How can I prevent shin splints?
Build your muscles with toe raises, wear the right shoes, and ease into any new exercise regimen. (If you already have them, take it easy and ice your legs.)
Sun, Mar 25, 2012 at 5:02 PM
I have to admit; I didn’t know what a shin splint was until I wrote this column. And if I didn’t know, there must be others out there who don’t know too, right? Right?? (I guess it’s just us lazy folk…)
OK then. Shin splints are a less technical term for tibial stress syndrome, when your shin muscles begin to ache or throb. You can feel the pain along the shinbone or behind it, depending on where the stress is coming from.
Shin splints often occur in runners who begin a new running program too quickly, or sometimes in athletes who play sports with sudden starts and stops — like basketball or tennis. They also often occur in people with “flat feet,” who don’t have a good arch. Normally, the arch in the bottom of your foot prevents your shin muscles from being stretched too far every time you take a step. Now picture your foot without that arch and landing completely flat every time you take another step — ouch. Shin splints can also occur when you’ve got a hairline fracture in the shinbone itself.
For some people, their shins ache only when they are exercising or playing sports. For others, the exercise may relieve the pain, albeit only temporarily. Once you’ve got a shin split, the best thing you can do is rest. If you start to feel pain in your shins while you are exercising, stop what you're doing instead of irritating it further. You can also ice your shin for 20 to 30 minutes at a time. Some doctors may recommend physical therapy to strengthen your shin muscles. If your pain hasn’t sent you to the doctor quite yet, you can try some strength training exercises at the gym (or at home if you’ve got weights) like this one.
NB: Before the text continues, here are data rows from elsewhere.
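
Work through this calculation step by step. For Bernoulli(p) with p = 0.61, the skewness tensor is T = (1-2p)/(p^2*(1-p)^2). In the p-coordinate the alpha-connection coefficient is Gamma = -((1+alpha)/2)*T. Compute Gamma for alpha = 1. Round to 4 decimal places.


Skewness (Amari-Chentsov) tensor: T = (1-2p)/(p^2*(1-p)^2).
p = 0.61, 1-2p = -0.22, p^2 = 0.3721, (1-p)^2 = 0.1521.
T = -0.22/(0.3721 * 0.1521) = -3.887172.
In the p-coordinate, Gamma^(alpha) = Gamma^(0) - (alpha/2)*T with Gamma^(0) = (1/2)*g'(p) = -T/2,
so Gamma^(alpha) = -((1+alpha)/2)*T.
alpha = 1, -(1+alpha)/2 = -1.0.
Gamma = -1.0 * -3.887172 = 3.8872

3.8872


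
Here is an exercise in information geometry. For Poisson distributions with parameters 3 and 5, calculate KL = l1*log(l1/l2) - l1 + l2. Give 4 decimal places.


KL divergence for Poisson:
KL = l1*log(l1/l2) - l1 + l2.
l1 = 3, l2 = 5.
log(3/5) = -0.510826.
l1*log(l1/l2) = 3 * -0.510826 = -1.532477.
KL = -1.532477 - 3 + 5 = 0.4675

0.4675


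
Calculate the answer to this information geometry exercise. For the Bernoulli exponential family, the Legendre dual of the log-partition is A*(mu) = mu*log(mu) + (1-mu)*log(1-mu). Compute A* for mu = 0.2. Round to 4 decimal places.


Legendre transform for Bernoulli:
A*(mu) = mu*log(mu) + (1-mu)*log(1-mu).
mu = 0.2, 1-mu = 0.8.
mu*log(mu) = 0.2*log(0.2) = -0.321888.
(1-mu)*log(1-mu) = 0.8*log(0.8) = -0.178515.
A* = -0.321888 + -0.178515 = -0.5004

-0.5004


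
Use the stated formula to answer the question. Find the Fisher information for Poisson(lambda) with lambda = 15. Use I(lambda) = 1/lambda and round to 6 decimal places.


Fisher information for Poisson: I(lambda) = 1/lambda.
lambda = 15.
I(lambda) = 1/15 = 0.066667

0.066667


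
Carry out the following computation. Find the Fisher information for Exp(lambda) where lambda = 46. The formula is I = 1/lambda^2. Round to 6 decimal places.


Fisher information for exponential: I(lambda) = 1/lambda^2.
lambda = 46, lambda^2 = 2116.
I = 1/2116 = 0.000473

0.000473


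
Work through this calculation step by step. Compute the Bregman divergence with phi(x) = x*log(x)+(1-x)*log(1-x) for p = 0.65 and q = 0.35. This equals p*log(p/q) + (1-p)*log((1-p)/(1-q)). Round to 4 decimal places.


Bregman divergence with negative entropy generator:
D = p*log(p/q) + (1-p)*log((1-p)/(1-q)).
p = 0.65, q = 0.35.
p*log(p/q) = 0.65*log(0.65/0.35) = 0.402375.
(1-p)*log((1-p)/(1-q)) = 0.35*log(0.35/0.65) = -0.216664.
D = 0.402375 + -0.216664 = 0.1857

0.1857


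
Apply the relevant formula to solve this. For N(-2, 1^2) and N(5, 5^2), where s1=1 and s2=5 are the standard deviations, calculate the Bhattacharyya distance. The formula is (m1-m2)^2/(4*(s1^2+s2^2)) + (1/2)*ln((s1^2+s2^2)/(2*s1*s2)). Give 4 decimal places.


Bhattacharyya distance between two Gaussians:
DB = (m1-m2)^2/(4*(s1^2+s2^2)) + (1/2)*ln((s1^2+s2^2)/(2*s1*s2)).
(m1-m2)^2 = (-7)^2 = 49.
s1^2+s2^2 = 1 + 25 = 26.
term1 = 49/104 = 0.471154.
term2 = 0.5*ln(26/10.0) = 0.477756.
DB = 0.471154 + 0.477756 = 0.9489

0.9489


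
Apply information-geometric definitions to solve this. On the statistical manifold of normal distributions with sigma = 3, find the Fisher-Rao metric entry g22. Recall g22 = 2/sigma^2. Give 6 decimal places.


For the 2-parameter normal family, the Fisher metric has:
  g11 = 1/sigma^2, g22 = 2/sigma^2.
sigma = 3, sigma^2 = 9.
g22 = 0.222222

0.222222


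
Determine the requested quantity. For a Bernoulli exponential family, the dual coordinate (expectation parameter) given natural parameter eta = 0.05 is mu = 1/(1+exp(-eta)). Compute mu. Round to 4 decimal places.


Dual coordinate (expectation parameter) for Bernoulli:
mu = 1/(1+exp(-eta)).
eta = 0.05.
exp(-eta) = exp(-0.05) = 0.951229.
mu = 1/(1+0.951229) = 0.5125

0.5125


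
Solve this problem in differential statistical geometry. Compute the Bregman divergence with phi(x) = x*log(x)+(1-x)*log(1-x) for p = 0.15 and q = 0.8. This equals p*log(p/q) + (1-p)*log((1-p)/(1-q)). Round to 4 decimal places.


Bregman divergence with negative entropy generator:
D = p*log(p/q) + (1-p)*log((1-p)/(1-q)).
p = 0.15, q = 0.8.
p*log(p/q) = 0.15*log(0.15/0.8) = -0.251096.
(1-p)*log((1-p)/(1-q)) = 0.85*log(0.85/0.2) = 1.229881.
D = -0.251096 + 1.229881 = 0.9788

0.9788


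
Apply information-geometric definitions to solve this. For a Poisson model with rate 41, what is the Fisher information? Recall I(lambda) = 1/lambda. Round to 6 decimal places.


Fisher information for Poisson: I(lambda) = 1/lambda.
lambda = 41.
I(lambda) = 1/41 = 0.024390

0.024390


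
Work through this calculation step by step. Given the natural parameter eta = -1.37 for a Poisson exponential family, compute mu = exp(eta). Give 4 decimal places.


Expectation parameter for Poisson exponential family:
mu = exp(eta).
eta = -1.37.
mu = exp(-1.37) = 0.2541

0.2541


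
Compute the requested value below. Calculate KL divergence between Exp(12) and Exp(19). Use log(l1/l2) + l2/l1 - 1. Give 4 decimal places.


KL divergence for exponential family:
KL = log(l1/l2) + l2/l1 - 1.
log(12/19) = -0.459532.
19/12 = 1.583333.
KL = -0.459532 + 1.583333 - 1 = 0.1238

0.1238


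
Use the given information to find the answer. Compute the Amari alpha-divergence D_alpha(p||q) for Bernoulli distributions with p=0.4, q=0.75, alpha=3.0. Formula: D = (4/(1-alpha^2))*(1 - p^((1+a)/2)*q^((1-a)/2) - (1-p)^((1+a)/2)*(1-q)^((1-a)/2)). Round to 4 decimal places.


Amari alpha-divergence:
D = (4/(1-alpha^2))*(1 - p^((1+a)/2)*q^((1-a)/2) - (1-p)^((1+a)/2)*(1-q)^((1-a)/2)).
alpha = 3.0, p = 0.4, q = 0.75.
e1 = (1+alpha)/2 = 2.0, e2 = (1-alpha)/2 = -1.0.
t1 = p^e1 * q^e2 = 0.4^2.0 * 0.75^-1.0 = 0.213333.
t2 = (1-p)^e1 * (1-q)^e2 = 0.6^2.0 * 0.25^-1.0 = 1.44.
4/(1-alpha^2) = -0.5.
D = -0.5*(1 - 0.213333 - 1.44) = 0.3267

0.3267


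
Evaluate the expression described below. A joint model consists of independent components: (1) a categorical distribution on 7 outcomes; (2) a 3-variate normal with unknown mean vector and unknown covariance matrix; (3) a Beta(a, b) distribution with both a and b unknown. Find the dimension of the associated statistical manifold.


The dimension of a statistical manifold equals the number of free
(independent) real parameters of the model. For a product of independent
blocks the parameter counts add.
- categorical on 7 outcomes (probabilities sum to 1): 7-1 = 6.
- 3-variate normal: 3 (mean) + 3*4/2 = 6 (symmetric covariance) = 9.
- Beta (a, b): 2.
Total = 6 + 9 + 2 = 17.
Dimension = 17

17


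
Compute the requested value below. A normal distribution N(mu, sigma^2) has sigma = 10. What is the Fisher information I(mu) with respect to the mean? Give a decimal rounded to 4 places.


The Fisher information for the mean of a normal distribution is I(mu) = 1/sigma^2.
sigma = 10, so sigma^2 = 100.
I(mu) = 1/100 = 0.0100

0.0100


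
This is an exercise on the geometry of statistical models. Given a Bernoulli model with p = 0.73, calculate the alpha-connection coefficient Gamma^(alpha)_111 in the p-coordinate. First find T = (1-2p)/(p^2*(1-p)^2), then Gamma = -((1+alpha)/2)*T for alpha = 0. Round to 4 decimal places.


Skewness (Amari-Chentsov) tensor: T = (1-2p)/(p^2*(1-p)^2).
p = 0.73, 1-2p = -0.46, p^2 = 0.5329, (1-p)^2 = 0.0729.
T = -0.46/(0.5329 * 0.0729) = -11.840896.
In the p-coordinate, Gamma^(alpha) = Gamma^(0) - (alpha/2)*T with Gamma^(0) = (1/2)*g'(p) = -T/2,
so Gamma^(alpha) = -((1+alpha)/2)*T.
alpha = 0, -(1+alpha)/2 = -0.5.
Gamma = -0.5 * -11.840896 = 5.9204

5.9204


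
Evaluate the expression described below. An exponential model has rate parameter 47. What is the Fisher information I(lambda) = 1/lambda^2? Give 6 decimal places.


Fisher information for exponential: I(lambda) = 1/lambda^2.
lambda = 47, lambda^2 = 2209.
I = 1/2209 = 0.000453

0.000453


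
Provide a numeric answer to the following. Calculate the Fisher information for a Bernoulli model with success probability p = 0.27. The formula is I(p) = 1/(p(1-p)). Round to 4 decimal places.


For Bernoulli(p), Fisher information is I(p) = 1/(p*(1-p)).
p = 0.27, 1-p = 0.73.
p*(1-p) = 0.1971.
I(p) = 1/0.1971 = 5.0736

5.0736


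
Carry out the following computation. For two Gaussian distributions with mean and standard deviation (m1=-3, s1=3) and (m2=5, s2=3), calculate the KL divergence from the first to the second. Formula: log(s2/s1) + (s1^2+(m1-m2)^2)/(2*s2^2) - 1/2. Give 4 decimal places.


KL divergence between normal distributions:
KL = log(s2/s1) + (s1^2 + (m1-m2)^2)/(2*s2^2) - 1/2.
log(3/3) = 0.0.
(3^2 + (-3-5)^2)/(2*3^2) = (9 + 64)/18 = 4.055556.
KL = 0.0 + 4.055556 - 0.5 = 3.5556

3.5556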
So how do you prevent a shin splint from happening in the first place?
There are a few things you can do:
First off, if you’re a walker or a runner, make sure you choose the right shoes. Too often, runners will wear shoes till they are completely worn out, at which point they are not providing the right support for your feet. The Mayo Clinic recommends changing your running shoes every 350 to 500 miles. If you walk or run three miles three times a week, that’s about once a year.
Another thing you can do is strength training exercises for your shin muscles even before you start to feel pain. One exercise is called a toe raise — stand up on your toes for 10 seconds, and then slowly lower your feet to the floor. Do this 10 times in a row. You can also stand on your heels and lift your toes up in the air (if you do this up against a wall, you’ll be able to hold the position longer), which will help strengthen your leg muscles as well.
If you have flat feet, you can put arch supports in your shoes that will give you an artificial arch. This will help prevent your shin muscles from getting stretched too far when you walk.
Finally, you can try a low-impact exercise, like swimming, which can give you much the same health benefits as running without putting strain on your feet.
And remember, if you’re starting a new exercise regimen, make sure to start slowly and gradually. If you haven’t jogged in six months, don’t try jogging five times in the first week. Besides, if you start gradually, you’ll be more likely to keep up your run — in the long run.